The seven trees that will mark the northern plaza boundary at 17th St. are being planted this week, and the trees on the western edge of the plaza are to be planted in the coming two weeks.

“The transformation taking place in Union Square Park is exciting to watch as we witness firsthand the dramatic changes to the plaza and the expansion of the new children’s play area,” said Jennifer Falk, executive director of the Partnership. “We are on schedule to finish the project by fall, and we expect to welcome back the countless children and their families who will enjoy this spectacular new play space once it is completed.”

By the end of this week, the project, designed by Michael Van Valkenburgh Associates, which began a year ago, will be 60 percent complete, according to a Parks spokesperson.

The new pavilion will have three bathrooms — a men’s room and a women’s room and a separate restroom for children and their families accessible from the playground.

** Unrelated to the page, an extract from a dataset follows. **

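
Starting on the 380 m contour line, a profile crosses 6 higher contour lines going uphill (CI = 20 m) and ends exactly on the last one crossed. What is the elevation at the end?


elevation = 380 + 6 * 20 = 500 m

500 m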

Electrical work will take place this week on the park’s western side at the “Mother and Child” statue area, and next week work takes place in the sandbox area in the playground’s western side. A marble table with a water source will be installed in the middle of the sandbox, allowing children to build sand castles.

The city is contributing $12 million to the cost of the project and the Partnership is making an $8 million contribution. Part of the city contribution came from former City Councilmember Margarita Lopez’s Council discretionary funds.